G77 e China defendem Sul Global em declaração após 47ª cúpula


Ministros de Estado discutiram também tensões geopolíticas, impactos da pandemia e desafios da área ambiental

O Itamaraty divulgou neste sábado (23.set.2023) uma declaração do G77 e da China com as principais pautas e discussões do 47º encontro da organização, realizado na 6ª feira (22.set.2023), na sede da ONU (Organização das Nações Unidas), em Nova York. Eis a íntegra (PDF – 456kB).

O texto, que conta com 343 parágrafos, vem depois do encontro dos ministros de relações exteriores dos respectivos países e sai em defesa do Sul Global, já outras vezes defendidos por chefes de Estados do países integrantes, como o Brasil.

De acordo com a declaração, na reunião, foram discutidos temas como as repercussões das atuais tensões geopolíticas, os impactos da pandemia de covid-19 e os desafios dos  países em desenvolvimento nas áreas econômica, social e ambiental.
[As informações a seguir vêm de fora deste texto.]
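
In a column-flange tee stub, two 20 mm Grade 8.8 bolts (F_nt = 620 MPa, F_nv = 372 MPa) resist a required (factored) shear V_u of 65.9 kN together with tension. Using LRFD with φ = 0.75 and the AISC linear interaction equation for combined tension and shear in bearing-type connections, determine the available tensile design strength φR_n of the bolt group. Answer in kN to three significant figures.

A_b = π·20²/4 = 314.2 mm²; f_rv = 65.9 × 1000 / (2 × 314.2) = 104.9 MPa.
F'_nt = 1.3 F_nt − (F_nt / φF_nv) f_rv = 1.3·620 − (620/(0.75·372))·104.9 = 572.9 MPa, capped at F_nt → F'_nt = 572.9 MPa.
R_n = F'_nt · A_b · n = 572.9 × 314.2 × 2 / 1000 = 360 kN.
Design strength φR_n = 0.75 × 360 = 270 kN.

270 kN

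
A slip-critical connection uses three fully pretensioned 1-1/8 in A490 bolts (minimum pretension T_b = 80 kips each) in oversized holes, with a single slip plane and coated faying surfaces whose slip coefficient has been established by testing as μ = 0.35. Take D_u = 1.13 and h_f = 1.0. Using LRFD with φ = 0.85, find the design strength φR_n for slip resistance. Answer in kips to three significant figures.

80.7 kips

R_n = μ · D_u · h_f · T_b · n_s · n_b = 0.35 × 1.13 × 1.0 × 80 × 1 × 3 = 94.92 kips.
Design strength φR_n = 0.85 × 94.92 = 80.7 kips.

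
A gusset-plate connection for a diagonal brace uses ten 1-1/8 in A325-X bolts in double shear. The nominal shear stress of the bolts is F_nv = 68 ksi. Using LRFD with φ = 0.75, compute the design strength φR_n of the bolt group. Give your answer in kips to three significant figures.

A_b = π × 1.125² / 4 = 0.994 in².
R_n = F_nv · A_b · n · n_s = 68 × 0.994 × 10 × 2 = 1352 kips.
Design strength φR_n = 0.75 × 1352 = 1010 kips.

1010 kips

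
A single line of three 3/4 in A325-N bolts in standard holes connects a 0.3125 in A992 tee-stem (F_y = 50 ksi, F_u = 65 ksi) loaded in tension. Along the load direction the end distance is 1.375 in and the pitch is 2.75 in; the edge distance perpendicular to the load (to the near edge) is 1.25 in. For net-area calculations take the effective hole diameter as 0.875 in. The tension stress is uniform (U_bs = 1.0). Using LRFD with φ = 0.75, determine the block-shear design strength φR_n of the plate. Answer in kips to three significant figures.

55.2 kips

Shear plane L_v = 1.375 + 2·2.75 = 6.875 in; A_gv = 6.875 × 0.3125 = 2.148 in².
A_nv = (6.875 − 2.5·0.875) × 0.3125 = 1.465 in².
A_nt = (1.25 − 0.5·0.875) × 0.3125 = 0.2539 in².
0.6 F_u A_nv = 57.13 kips; 0.6 F_y A_gv = 64.45 kips → shear rupture governs the shear term.
R_n = 57.13 + 1.0 × 65 × 0.2539 = 73.63 kips.
Design strength φR_n = 0.75 × 73.63 = 55.2 kips.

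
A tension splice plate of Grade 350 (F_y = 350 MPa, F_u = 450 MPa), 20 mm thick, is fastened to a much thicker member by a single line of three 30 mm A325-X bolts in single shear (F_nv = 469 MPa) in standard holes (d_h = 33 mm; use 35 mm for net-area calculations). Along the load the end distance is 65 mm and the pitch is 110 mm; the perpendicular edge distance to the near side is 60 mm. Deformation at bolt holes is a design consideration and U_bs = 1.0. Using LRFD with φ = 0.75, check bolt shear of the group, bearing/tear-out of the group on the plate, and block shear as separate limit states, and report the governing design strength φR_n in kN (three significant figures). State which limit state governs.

746 kN (bolt shear governs)

Bolt shear: A_b = π·30²/4 = 706.9 mm²; R_n = 469 × 706.9 × 3 × 1 / 1000 = 994.5 kN → 0.75 × 994.5 = 746 kN.
Bearing: edge l_c = 48.5, r_n = 523.8 kN; interior l_c = 77, r_n = 648 kN; R_n = 523.8 + 2·648 = 1820 kN → 1360 kN.
Block shear: A_gv = 5700, A_nv = 3950, A_nt = 850 mm²; R_n = min(0.6F_uA_nv, 0.6F_yA_gv) + U_bs·F_u·A_nt = 1449 kN → 1090 kN.
Bolt shear governs: 746 kN.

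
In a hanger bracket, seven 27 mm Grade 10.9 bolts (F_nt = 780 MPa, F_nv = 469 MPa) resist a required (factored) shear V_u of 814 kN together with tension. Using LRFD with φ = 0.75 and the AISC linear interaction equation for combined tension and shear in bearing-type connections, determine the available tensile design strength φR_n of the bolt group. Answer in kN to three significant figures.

A_b = π·27²/4 = 572.6 mm²; f_rv = 814 × 1000 / (7 × 572.6) = 203.1 MPa.
F'_nt = 1.3 F_nt − (F_nt / φF_nv) f_rv = 1.3·780 − (780/(0.75·469))·203.1 = 563.6 MPa, capped at F_nt → F'_nt = 563.6 MPa.
R_n = F'_nt · A_b · n = 563.6 × 572.6 × 7 / 1000 = 2259 kN.
Design strength φR_n = 0.75 × 2259 = 1690 kN.

1690 kN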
Os países também afirmam no texto que “erradicar a pobreza em todas as suas formas e dimensões, incluindo a pobreza extrema, continua a ser o maior desafio global e um requisito indispensável para o desenvolvimento sustentável”

Na área econômica, os ministros destacaram a importância das seguintes pautas:

  • reforma da arquitetura financeira internacional, incluindo o FMI (Fundo Monetário Internacional) e do Banco Mundial;
  • aumento das conversões da dívida para os ODS (Objetivos de Desenvolvimento Sustentável), incluindo as conversões da dívida para o clima e o meio ambiente;
  • reforma da OMC (Organização Mundial do Comércio), reforçando o tratamento especial e diferenciado para os países em desenvolvimento como um princípio multilateral;
  • apoio ao reforço das capacidades produtivas para a construção de economias diversificadas, resilientes e sustentáveis ​​que possam criar emprego digno e produtivo;
  • avanço no estabelecimento de um conjunto de medidas de progresso no desenvolvimento sustentável que complementem ou vão além do PIB (Produto Interno Bruto).

No sábado (16.set.2023), o presidente Luiz Inácio Lula da Silva (PT) se reuniu com outros líderes do G77 em Havana, Cuba. O encontro foi, também, uma oportunidade política para que Lula reforçasse seu discurso de maior participação dos países do Sul Global em instâncias de decisão internacionais.

Desde que voltou ao poder, em seu 3º mandato, o presidente tem defendido a reforma de organismos multilaterais, em especial da ONU, para que países em desenvolvimento tenham mais voz nas discussões.

O QUE É O G77

O G77 tem origem na assinatura de uma declaração conjunta entre 77 países da Ásia, África e América Central e do Sul em Genebra, durante a 1ª sessão da UNCTAD (Conferência das Nações Unidas sobre Comércio e Desenvolvimento), em 1964.

Em 2023, a cúpula do G77 foi realizada em 2023 em Havana, Cuba, e teve como objetivo discutir os desafios de desenvolvimento dos países do Sul Global.

O Grupo dos 77 é a principal organização de países em desenvolvimento das ONU, e promove interesses compartilhados entre essas nações e exerce influência significativa na economia e nas relações de cooperação, desenvolvimento e multilateralismo.

Atualmente, o grupo conta com 134 países, mas ainda mantém o nome “G77” por sua importância histórica. A China é listada como integrante, mas o governo chinês afirma que, embora apoie o grupo, não é formalmente parte do bloco, mantendo relações de cooperação dentro do âmbito do “G77+ China”.